Ailenin öne çıkan oğlu Nathan, bu devrim sonrası ve savaş ortamını yüksek kâra tahvil etmenin yollarını geliştirmeye başladı. İlk iş olarak, Britanya tekstil ürünlerini ihraç etmeye ve bu işin getrisiyle İngiltere’de savaşı örgütlemeye girişti. [Bunun nedeni şudur; 1806 yılında Napoléon, Britanya tekstil ürünlerinin Kıta Avrupası’na ihracını yasaklamıştı. Ancak, öte yandan Rothschildlar’a, illegal yoldan İngiliz tekstil ürünlerinin Avrupa’ya girişini yürütebileceğini de fısıldamakta gecikmedi. Bu, Rotshschildlar’ın monopolleşmesini (tekelleşmesini) sağlıyordu ve tabiî ki, Napoléon’un buradan büyük bir komisyonu vardı]. Yani hem ekonomik, hem siyâsî hem de askerî alanda at koşturuyordu ki bu, tipik Yahudi tarzı siyâsettir. İngiltere iç piyasasında kumaş ticâreti işine de el attı. Amacı fiyat kırmak ve sürümden kazanmaktı. Kazanma hırsı, enerjisi âdeta vazgeçilemez bir tutku hâline dönüşen Nathan bu işi de başardı ve Britanya kumaş piyasasında hızla yükseldi. Kardeşlerine şöyle diyordu: “Kitap okumayın!” ve devam ediyordu: “Ben kâğıt oynamam, tiyatroya gitmem, tek zevkim işimdir“. O nedenle, kendisine, ‘Workaholic’ (İşkolik) ismi takılmıştı. 1810 yılında, Nathan Britanya’da bir numaraydı ve hem iç piyasayı hem de yasadışı ihracat tekelini elinde tutuyor, istediği zaman büyük manipülasyonlar yapıp piyasaları altüst ediyor ve akılalmaz miktarları kasasına (ve tabiî Napoléeon ve ekibine) aktarıyordu. Aynı yıl Britanya hükümetiyle iş yapmaya başladı. Bunun anlamı, Napoléon’la düşmanını birlikte idâre ediyor olmasıydı. Britanya hükümeti, birçok asilin ve üst düzey bürokratın aynî ve nakdî varlığını, Frankfurt’â, baba Rotshschild’ın emin! ellerine teslim etti. Mayer’in şu sözü çocuklarına bir “ilke” olarak kaldı: “Kendinizi sevimli kılamıyorsanız, korkunç kılın!” ve yine Mayer şöyle diyordu: “Eğer üst düzey bir şahsiyet, bir yahudiyle finansal ortaklığa girerse, Yahudileşir!“. Mayer’in oğullarına yaptığı bir başka nasihat te şuydu: “Rothschildlar asla bölünmemeli, tek bir marka olarak kalmalıBöyle olursa, Almanya’nın en zengin ailesi siz olursunuz!“. Aynı ilkeler 30 yıl kadar sonra oğulları tarafından bir sonraki nesle âdeta bir “şart” olarak aktarıldı. Üstelik, baba Rothschild’ın kehâneti doğru çıkmış olarak; yani Rotschildlar, Mayer’in 1812’deki ölümünü takip eden 10 yıl içinde Almanya’nın, 25 yıl içinde de babalarının hedefini çok daha ileriye götürerek dünyanın en zengin ailesi oldular. Hattâ bazı iddialara göre tarihin en zengin ailesiydiler!

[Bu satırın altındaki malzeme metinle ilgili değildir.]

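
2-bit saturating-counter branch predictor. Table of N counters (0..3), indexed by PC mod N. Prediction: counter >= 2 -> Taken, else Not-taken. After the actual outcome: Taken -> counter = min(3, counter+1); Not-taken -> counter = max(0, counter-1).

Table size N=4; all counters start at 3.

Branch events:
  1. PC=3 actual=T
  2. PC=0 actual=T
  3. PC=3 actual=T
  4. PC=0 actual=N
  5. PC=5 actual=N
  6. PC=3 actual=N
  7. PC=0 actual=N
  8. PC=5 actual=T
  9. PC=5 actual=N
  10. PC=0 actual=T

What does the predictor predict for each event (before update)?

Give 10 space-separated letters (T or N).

Answer: T T T T T T T T T N

Derivation:
Ev 1: PC=3 idx=3 pred=T actual=T -> ctr[3]=3
Ev 2: PC=0 idx=0 pred=T actual=T -> ctr[0]=3
Ev 3: PC=3 idx=3 pred=T actual=T -> ctr[3]=3
Ev 4: PC=0 idx=0 pred=T actual=N -> ctr[0]=2
Ev 5: PC=5 idx=1 pred=T actual=N -> ctr[1]=2
Ev 6: PC=3 idx=3 pred=T actual=N -> ctr[3]=2
Ev 7: PC=0 idx=0 pred=T actual=N -> ctr[0]=1
Ev 8: PC=5 idx=1 pred=T actual=T -> ctr[1]=3
Ev 9: PC=5 idx=1 pred=T actual=N -> ctr[1]=2
Ev 10: PC=0 idx=0 pred=N actual=T -> ctr[0]=2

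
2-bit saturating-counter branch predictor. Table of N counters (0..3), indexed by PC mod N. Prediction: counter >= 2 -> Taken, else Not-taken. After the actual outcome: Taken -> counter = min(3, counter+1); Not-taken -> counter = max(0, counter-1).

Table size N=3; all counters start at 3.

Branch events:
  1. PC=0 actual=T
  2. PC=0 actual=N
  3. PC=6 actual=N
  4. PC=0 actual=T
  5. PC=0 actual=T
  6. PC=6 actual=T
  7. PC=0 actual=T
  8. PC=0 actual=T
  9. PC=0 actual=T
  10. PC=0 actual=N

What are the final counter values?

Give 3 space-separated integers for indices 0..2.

Ev 1: PC=0 idx=0 pred=T actual=T -> ctr[0]=3
Ev 2: PC=0 idx=0 pred=T actual=N -> ctr[0]=2
Ev 3: PC=6 idx=0 pred=T actual=N -> ctr[0]=1
Ev 4: PC=0 idx=0 pred=N actual=T -> ctr[0]=2
Ev 5: PC=0 idx=0 pred=T actual=T -> ctr[0]=3
Ev 6: PC=6 idx=0 pred=T actual=T -> ctr[0]=3
Ev 7: PC=0 idx=0 pred=T actual=T -> ctr[0]=3
Ev 8: PC=0 idx=0 pred=T actual=T -> ctr[0]=3
Ev 9: PC=0 idx=0 pred=T actual=T -> ctr[0]=3
Ev 10: PC=0 idx=0 pred=T actual=N -> ctr[0]=2

Answer: 2 3 3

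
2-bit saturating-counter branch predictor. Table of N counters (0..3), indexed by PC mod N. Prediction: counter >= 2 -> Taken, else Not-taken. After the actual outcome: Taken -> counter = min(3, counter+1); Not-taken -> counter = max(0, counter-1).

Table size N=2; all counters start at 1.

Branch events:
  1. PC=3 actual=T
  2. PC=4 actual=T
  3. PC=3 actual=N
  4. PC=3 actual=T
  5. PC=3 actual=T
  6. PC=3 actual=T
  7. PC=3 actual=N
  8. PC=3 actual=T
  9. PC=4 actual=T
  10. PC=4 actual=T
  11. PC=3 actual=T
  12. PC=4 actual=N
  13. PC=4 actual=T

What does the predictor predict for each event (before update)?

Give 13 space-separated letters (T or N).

Ev 1: PC=3 idx=1 pred=N actual=T -> ctr[1]=2
Ev 2: PC=4 idx=0 pred=N actual=T -> ctr[0]=2
Ev 3: PC=3 idx=1 pred=T actual=N -> ctr[1]=1
Ev 4: PC=3 idx=1 pred=N actual=T -> ctr[1]=2
Ev 5: PC=3 idx=1 pred=T actual=T -> ctr[1]=3
Ev 6: PC=3 idx=1 pred=T actual=T -> ctr[1]=3
Ev 7: PC=3 idx=1 pred=T actual=N -> ctr[1]=2
Ev 8: PC=3 idx=1 pred=T actual=T -> ctr[1]=3
Ev 9: PC=4 idx=0 pred=T actual=T -> ctr[0]=3
Ev 10: PC=4 idx=0 pred=T actual=T -> ctr[0]=3
Ev 11: PC=3 idx=1 pred=T actual=T -> ctr[1]=3
Ev 12: PC=4 idx=0 pred=T actual=N -> ctr[0]=2
Ev 13: PC=4 idx=0 pred=T actual=T -> ctr[0]=3

Answer: N N T N T T T T T T T T T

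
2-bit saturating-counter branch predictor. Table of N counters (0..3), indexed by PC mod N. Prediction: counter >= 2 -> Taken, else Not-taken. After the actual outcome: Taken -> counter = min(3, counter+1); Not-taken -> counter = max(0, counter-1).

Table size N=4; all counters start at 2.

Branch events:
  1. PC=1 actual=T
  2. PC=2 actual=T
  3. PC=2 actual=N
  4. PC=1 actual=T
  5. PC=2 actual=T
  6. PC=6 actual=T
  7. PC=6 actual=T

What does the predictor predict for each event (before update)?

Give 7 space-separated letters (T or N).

Ev 1: PC=1 idx=1 pred=T actual=T -> ctr[1]=3
Ev 2: PC=2 idx=2 pred=T actual=T -> ctr[2]=3
Ev 3: PC=2 idx=2 pred=T actual=N -> ctr[2]=2
Ev 4: PC=1 idx=1 pred=T actual=T -> ctr[1]=3
Ev 5: PC=2 idx=2 pred=T actual=T -> ctr[2]=3
Ev 6: PC=6 idx=2 pred=T actual=T -> ctr[2]=3
Ev 7: PC=6 idx=2 pred=T actual=T -> ctr[2]=3

Answer: T T T T T T T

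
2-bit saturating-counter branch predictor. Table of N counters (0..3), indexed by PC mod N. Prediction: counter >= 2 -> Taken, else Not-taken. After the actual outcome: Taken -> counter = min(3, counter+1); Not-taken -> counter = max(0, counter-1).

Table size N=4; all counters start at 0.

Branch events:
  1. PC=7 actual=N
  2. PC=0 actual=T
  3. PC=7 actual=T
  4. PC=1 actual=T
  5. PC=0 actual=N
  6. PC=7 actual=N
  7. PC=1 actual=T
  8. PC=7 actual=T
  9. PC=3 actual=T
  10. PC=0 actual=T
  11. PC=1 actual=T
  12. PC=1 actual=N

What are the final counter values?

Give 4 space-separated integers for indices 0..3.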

1814-15 yıllarında Rotschildlar, altın ve gümüş işinden inanılmaz paralar kazandılar. Zaman zaman, emlâk gelirlerinin büyük çoğunluğunu bu işe yatıracak kadar riske girdiler ama hep kazandılar zira arkalarında Avrupa’nın 3 büyük devleti-hükümeti vardı: Britanya-Fransa-Almanya. Aynı dönemde kumar ve şans oyunları sektörü Rothschildlar’ın eline geçti. 1815 tarihinde, sâdece Nathan’ın maddî serveti 10 milyon sterlinin üzerindeydi. Rothschild kardeşler Almanya’da şöyle anılıyorlardı: Finanzbonaparten (Bonapart finansı). Fransa’nın Waterloo hezimetinden bile büyük paralar kazanmıştı Rothschildlar, Britanya ordusuna askerî malzeme satarak! [Evet, siyâsette, ekonomide ve diplomaside vefâsızlığın, minnetsizliğin, vicdansızlığın ve ilkesizlik ilkesinin en iyi örnekleri tüm dünyaya yahudiler tarafından profesyonelce veriliyordu]. Bu işten Rothschildlar 120.000 sterlin kazandılar.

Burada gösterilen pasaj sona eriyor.